The Volkswagen Group luxury brand said it will recall 4,997 A8 models in Europe fitted with V-8 4.2-liter diesel engines to update software after it found they emitted too much nitrogen oxide.
The automaker said it had reported the matter to Germany's KBA motor authority. An Audi spokesman said the KBA was pointing to an illegal manipulation of emissions.
Audi said the affected cars were built between September 2013 and August 2017. The automaker said the software would likely be available in the first quarter of 2018.
"Among other things, the update should ensure that after cold starts the engine more quickly reaches optimal operating conditions for the exhaust-gas treatment system so that its emissions are improved in real driving conditions," Audi said. "During the testing, it will be ensured that the new software has no disadvantages for customers in terms of fuel consumption or performance."
The group said 3,660 of the affected cars were in Germany.
Volkswagen was found in 2015 to have illegally manipulated engine software so that vehicles would meet NOx emissions standards in laboratory testing but not in real-world conditions, where they could emit up to 40 times the permitted levels.

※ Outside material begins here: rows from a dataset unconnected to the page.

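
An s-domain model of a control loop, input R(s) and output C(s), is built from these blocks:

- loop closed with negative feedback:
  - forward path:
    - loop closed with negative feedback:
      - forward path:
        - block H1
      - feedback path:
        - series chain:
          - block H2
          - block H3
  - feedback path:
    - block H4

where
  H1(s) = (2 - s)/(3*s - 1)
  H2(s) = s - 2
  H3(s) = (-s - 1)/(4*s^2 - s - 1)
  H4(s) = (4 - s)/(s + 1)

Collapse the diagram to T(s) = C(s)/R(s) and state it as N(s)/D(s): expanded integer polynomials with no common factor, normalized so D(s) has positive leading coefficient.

1. cascade H2, H3 gives (-s^2 + s + 2)/(4*s^2 - s - 1)
2. collapse the loop (H1 forward, (H2*H3) return) gives (-4*s^3 + 9*s^2 - s - 2)/(13*s^3 - 10*s^2 - 2*s + 5)
3. apply the feedback formula to [H1/(1+H1*(H2*H3))], H4: this yields T(s), and no further normalization is needed

Final answer: (-4*s^4 + 5*s^3 + 8*s^2 - 3*s - 2)/(17*s^4 - 22*s^3 + 25*s^2 + s - 3)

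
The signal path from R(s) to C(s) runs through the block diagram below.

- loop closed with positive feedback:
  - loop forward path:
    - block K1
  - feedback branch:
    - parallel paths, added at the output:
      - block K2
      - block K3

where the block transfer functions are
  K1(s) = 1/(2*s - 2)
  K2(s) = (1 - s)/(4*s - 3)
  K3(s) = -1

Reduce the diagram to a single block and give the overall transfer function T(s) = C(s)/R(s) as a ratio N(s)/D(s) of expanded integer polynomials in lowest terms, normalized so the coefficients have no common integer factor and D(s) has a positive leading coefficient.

Step 1 - parallel reduction of K2, K3: (4 - 5*s)/(4*s - 3)
Step 2 - apply the feedback formula to K1, (K2+K3); the result is T(s) itself (integer coefficients, no common factor, positive leading denominator coefficient)

Therefore the answer is (4*s - 3)/(8*s^2 - 9*s + 2).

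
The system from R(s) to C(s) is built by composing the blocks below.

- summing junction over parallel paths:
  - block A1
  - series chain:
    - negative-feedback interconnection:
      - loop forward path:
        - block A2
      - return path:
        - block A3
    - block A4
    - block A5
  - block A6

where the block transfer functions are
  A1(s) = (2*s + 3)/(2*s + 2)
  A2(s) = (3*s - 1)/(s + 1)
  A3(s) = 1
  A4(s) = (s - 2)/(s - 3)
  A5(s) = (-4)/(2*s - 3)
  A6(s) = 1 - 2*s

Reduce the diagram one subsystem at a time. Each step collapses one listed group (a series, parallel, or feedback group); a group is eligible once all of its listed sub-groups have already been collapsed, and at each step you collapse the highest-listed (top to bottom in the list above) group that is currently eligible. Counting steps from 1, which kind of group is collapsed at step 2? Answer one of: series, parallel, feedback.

Step 1: apply the feedback formula to A2, A3
Step 2: series reduction of [A2/(1+A2*A3)], A4, A5
Step 3: parallel reduction of A1, ([A2/(1+A2*A3)]*A4*A5), A6
The group at step 2 is a series group.

Hence the answer: series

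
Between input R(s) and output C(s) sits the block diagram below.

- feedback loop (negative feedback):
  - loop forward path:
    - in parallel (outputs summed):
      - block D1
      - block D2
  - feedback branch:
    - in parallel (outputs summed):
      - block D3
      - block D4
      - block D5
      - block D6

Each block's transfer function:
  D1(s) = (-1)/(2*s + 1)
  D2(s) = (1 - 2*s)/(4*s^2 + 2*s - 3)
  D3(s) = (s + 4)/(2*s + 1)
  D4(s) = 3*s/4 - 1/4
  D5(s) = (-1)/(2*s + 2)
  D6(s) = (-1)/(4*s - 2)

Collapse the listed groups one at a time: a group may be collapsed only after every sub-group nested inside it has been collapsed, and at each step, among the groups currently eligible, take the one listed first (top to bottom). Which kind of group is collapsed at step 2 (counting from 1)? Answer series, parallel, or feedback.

1. reduce the parallel group D1, D2
2. reduce the parallel group D3, D4, D5, D6
3. feedback reduction of (D1+D2), (D3+D4+D5+D6)
Step 2: parallel.

Therefore the answer is parallel.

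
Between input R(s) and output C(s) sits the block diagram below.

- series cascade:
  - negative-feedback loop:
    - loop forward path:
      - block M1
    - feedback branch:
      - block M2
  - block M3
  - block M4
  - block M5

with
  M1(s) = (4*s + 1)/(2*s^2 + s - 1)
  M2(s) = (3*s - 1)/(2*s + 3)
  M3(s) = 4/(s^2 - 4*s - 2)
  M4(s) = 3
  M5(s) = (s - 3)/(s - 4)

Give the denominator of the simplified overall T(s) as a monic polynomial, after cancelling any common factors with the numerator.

[1] feedback reduction of M1, M2 = (8*s^2 + 14*s + 3)/(4*s^3 + 20*s^2 - 4)
[2] cascade [M1/(1+M1*M2)], M3, M4, M5 = (24*s^3 - 30*s^2 - 117*s - 27)/(s^6 - 3*s^5 - 26*s^4 + 77*s^3 + 48*s^2 - 14*s - 8)
That last expression is T(s), already simplified, and its denominator is already monic.

Therefore the answer is s^6 - 3*s^5 - 26*s^4 + 77*s^3 + 48*s^2 - 14*s - 8.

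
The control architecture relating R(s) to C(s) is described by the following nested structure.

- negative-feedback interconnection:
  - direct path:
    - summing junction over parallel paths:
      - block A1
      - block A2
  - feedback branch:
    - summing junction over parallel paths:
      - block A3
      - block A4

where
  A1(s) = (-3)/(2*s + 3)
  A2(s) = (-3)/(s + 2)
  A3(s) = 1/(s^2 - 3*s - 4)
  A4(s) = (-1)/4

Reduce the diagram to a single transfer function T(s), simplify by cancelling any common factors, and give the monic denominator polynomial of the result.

1. combine A1, A2 in parallel -> (-9*s - 15)/(2*s^2 + 7*s + 6)
2. sum the parallel branches A3, A4 -> (-s^2 + 3*s + 8)/(4*s^2 - 12*s - 16)
3. close the feedback loop around (A1+A2), (A3+A4) -> (-36*s^3 + 48*s^2 + 324*s + 240)/(8*s^4 + 13*s^3 - 104*s^2 - 301*s - 216)
That last expression is T(s), already simplified. Scaling its denominator by 1/8 (the reciprocal of the leading coefficient) yields the monic denominator.

Hence the answer: s^4 + 13*s^3/8 - 13*s^2 - 301*s/8 - 27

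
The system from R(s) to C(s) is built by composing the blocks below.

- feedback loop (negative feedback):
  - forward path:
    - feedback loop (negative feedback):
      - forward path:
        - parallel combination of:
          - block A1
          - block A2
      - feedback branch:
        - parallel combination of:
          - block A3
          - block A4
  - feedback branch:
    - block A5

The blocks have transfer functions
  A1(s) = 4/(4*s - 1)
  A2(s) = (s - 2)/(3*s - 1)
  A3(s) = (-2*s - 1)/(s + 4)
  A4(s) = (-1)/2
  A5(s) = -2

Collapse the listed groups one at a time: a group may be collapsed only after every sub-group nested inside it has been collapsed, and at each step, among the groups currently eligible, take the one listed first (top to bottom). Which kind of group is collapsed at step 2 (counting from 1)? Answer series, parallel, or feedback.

Step 1. add A1, A2 (parallel)
Step 2. parallel reduction of A3, A4
Step 3. reduce the feedback loop with forward (A1+A2) and return (A3+A4)
Step 4. feedback reduction of [(A1+A2)/(1+(A1+A2)*(A3+A4))], A5
At step 2 the group reduced is parallel.

Final answer: parallel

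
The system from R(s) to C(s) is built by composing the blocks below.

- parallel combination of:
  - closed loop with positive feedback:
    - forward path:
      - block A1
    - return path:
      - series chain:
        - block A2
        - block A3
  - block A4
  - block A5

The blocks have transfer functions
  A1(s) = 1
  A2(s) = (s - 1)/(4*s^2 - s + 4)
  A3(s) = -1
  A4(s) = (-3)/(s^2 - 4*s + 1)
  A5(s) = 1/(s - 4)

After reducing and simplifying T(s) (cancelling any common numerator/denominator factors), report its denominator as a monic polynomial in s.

Step 1 - cascade A2, A3, giving (1 - s)/(4*s^2 - s + 4)
Step 2 - collapse the loop (A1 forward, (A2*A3) return), giving (4*s^2 - s + 4)/(4*s^2 + 3)
Step 3 - sum the parallel branches [A1/(1-A1*(A2*A3))], A4, A5, giving (4*s^5 - 29*s^4 + 52*s^3 - 10*s^2 + 51*s + 23)/(4*s^5 - 32*s^4 + 71*s^3 - 40*s^2 + 51*s - 12)
No further cancellation is possible in the step-3 result, so that is T(s). Its denominator becomes monic after dividing by the leading coefficient 4.

Answer: s^5 - 8*s^4 + 71*s^3/4 - 10*s^2 + 51*s/4 - 3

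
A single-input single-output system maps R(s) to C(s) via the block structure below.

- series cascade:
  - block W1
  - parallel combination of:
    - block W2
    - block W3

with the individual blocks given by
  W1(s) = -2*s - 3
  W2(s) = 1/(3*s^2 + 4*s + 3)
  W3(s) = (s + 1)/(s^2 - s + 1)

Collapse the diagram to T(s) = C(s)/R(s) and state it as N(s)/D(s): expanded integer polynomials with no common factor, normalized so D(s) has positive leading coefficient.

Step 1: combine W2, W3 in parallel: (3*s^3 + 8*s^2 + 6*s + 4)/(3*s^4 + s^3 + 2*s^2 + s + 3)
Step 2: multiply W1, (W2+W3) (series): this yields T(s), and no further normalization is needed

Final answer: (-6*s^4 - 25*s^3 - 36*s^2 - 26*s - 12)/(3*s^4 + s^3 + 2*s^2 + s + 3)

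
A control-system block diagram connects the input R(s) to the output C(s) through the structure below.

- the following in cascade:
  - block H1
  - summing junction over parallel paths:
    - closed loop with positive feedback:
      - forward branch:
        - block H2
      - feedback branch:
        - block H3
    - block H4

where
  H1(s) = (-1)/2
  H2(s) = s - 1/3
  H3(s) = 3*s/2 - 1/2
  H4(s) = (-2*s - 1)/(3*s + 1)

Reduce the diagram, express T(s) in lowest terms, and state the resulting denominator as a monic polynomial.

1. feedback reduction of H2, H3 gives (2 - 6*s)/(9*s^2 - 6*s - 5)
2. sum the parallel branches [H2/(1-H2*H3)], H4 gives (-18*s^3 - 15*s^2 + 16*s + 7)/(27*s^3 - 9*s^2 - 21*s - 5)
3. combine H1, ([H2/(1-H2*H3)]+H4) in series gives (18*s^3 + 15*s^2 - 16*s - 7)/(54*s^3 - 18*s^2 - 42*s - 10)
That last expression is T(s), already simplified. Scaling its denominator by 1/54 (the reciprocal of the leading coefficient) yields the monic denominator.

Final answer: s^3 - s^2/3 - 7*s/9 - 5/27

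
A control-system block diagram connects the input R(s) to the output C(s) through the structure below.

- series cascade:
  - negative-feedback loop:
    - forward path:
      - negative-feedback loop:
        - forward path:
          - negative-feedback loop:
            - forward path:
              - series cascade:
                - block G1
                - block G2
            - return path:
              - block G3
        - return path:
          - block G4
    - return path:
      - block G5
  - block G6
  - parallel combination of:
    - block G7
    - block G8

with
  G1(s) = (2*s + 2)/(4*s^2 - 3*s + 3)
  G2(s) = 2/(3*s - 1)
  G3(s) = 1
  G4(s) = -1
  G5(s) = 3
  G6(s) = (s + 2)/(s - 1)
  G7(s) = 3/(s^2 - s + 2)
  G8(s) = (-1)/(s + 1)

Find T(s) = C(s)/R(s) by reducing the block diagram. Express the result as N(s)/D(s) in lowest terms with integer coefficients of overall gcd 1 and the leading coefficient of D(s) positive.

[1] multiply G1, G2 (series) -> (4*s + 4)/(12*s^3 - 13*s^2 + 12*s - 3)
[2] reduce the feedback loop with forward (G1*G2) and return G3 -> (4*s + 4)/(12*s^3 - 13*s^2 + 16*s + 1)
[3] reduce the feedback loop with forward [(G1*G2)/(1+(G1*G2)*G3)] and return G4 -> (4*s + 4)/(12*s^3 - 13*s^2 + 12*s - 3)
[4] close the feedback loop around [[(G1*G2)/(1+(G1*G2)*G3)]/(1+[(G1*G2)/(1+(G1*G2)*G3)]*G4)], G5 -> (4*s + 4)/(12*s^3 - 13*s^2 + 24*s + 9)
[5] reduce the parallel group G7, G8 -> (-s^2 + 4*s + 1)/(s^3 + s + 2)
[6] combine [[[(G1*G2)/(1+(G1*G2)*G3)]/(1+[(G1*G2)/(1+(G1*G2)*G3)]*G4)]/(1+[[(G1*G2)/(1+(G1*G2)*G3)]/(1+[(G1*G2)/(1+(G1*G2)*G3)]*G4)]*G5)], G6, (G7+G8) in series, which is the overall transfer function T(s) = C(s)/R(s) in lowest terms

Final answer: (-4*s^3 + 8*s^2 + 36*s + 8)/(12*s^6 - 37*s^5 + 86*s^4 - 102*s^3 + 80*s^2 - 21*s - 18)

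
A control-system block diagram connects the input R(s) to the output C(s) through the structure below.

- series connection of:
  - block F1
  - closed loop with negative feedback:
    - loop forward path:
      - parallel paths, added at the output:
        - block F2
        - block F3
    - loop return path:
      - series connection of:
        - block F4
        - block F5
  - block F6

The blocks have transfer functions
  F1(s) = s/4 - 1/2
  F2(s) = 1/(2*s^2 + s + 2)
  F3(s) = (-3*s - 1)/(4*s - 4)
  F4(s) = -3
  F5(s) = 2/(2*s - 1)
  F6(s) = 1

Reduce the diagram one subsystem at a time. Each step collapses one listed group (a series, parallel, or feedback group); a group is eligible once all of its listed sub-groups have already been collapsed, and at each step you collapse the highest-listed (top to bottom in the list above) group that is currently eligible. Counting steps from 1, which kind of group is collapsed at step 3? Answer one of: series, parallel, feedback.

(1) add F2, F3 (parallel)
(2) reduce the series chain F4, F5
(3) reduce the feedback loop with forward (F2+F3) and return (F4*F5)
(4) combine F1, [(F2+F3)/(1+(F2+F3)*(F4*F5))], F6 in series
At step 3 the group reduced is feedback.

Answer: feedback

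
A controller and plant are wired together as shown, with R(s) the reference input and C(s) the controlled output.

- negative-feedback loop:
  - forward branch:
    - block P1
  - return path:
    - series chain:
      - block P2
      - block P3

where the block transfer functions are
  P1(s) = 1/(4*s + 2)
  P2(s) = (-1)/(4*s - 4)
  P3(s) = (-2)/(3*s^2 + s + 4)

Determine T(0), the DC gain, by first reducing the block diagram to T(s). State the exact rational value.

First reduce the diagram to T(s).

(1) series reduction of P2, P3: 1/(6*s^3 - 4*s^2 + 6*s - 8)
(2) collapse the loop (P1 forward, (P2*P3) return): (6*s^3 - 4*s^2 + 6*s - 8)/(24*s^4 - 4*s^3 + 16*s^2 - 20*s - 15)
That last expression is T(s); at s = 0 only the constant terms survive, so T(0) = -8/(-15) = 8/15.

Answer: 8/15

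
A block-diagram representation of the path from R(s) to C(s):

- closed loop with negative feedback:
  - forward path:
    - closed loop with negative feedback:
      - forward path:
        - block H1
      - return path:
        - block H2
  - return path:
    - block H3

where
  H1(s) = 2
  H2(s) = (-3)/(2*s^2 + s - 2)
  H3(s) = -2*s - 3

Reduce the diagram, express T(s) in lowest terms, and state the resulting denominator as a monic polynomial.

(1) collapse the loop (H1 forward, H2 return) = (4*s^2 + 2*s - 4)/(2*s^2 + s - 8)
(2) feedback reduction of [H1/(1+H1*H2)], H3 = (-4*s^2 - 2*s + 4)/(8*s^3 + 14*s^2 - 3*s - 4)
The result of step 2 is T(s) in lowest terms. Its denominator has leading coefficient 8; dividing the denominator through by 8 makes it monic.

Hence the answer: s^3 + 7*s^2/4 - 3*s/8 - 1/2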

Several Audi models were affected and Audi has been accused in media reports of having devised the so-called defeat devices years earlier but not to have installed them in its vehicles at that time. Audi and Volkswagen have never commented on the matter.
Audi has been checking all its diesel engines for illegal manipulation during the past 12 months. In July, it said it was recalling up to 850,000 diesel cars with six- and eight-cylinder engines to update software. The service was also being offered to Porsche and VW brand cars using the same Euro 5 and Euro 6 diesel engines.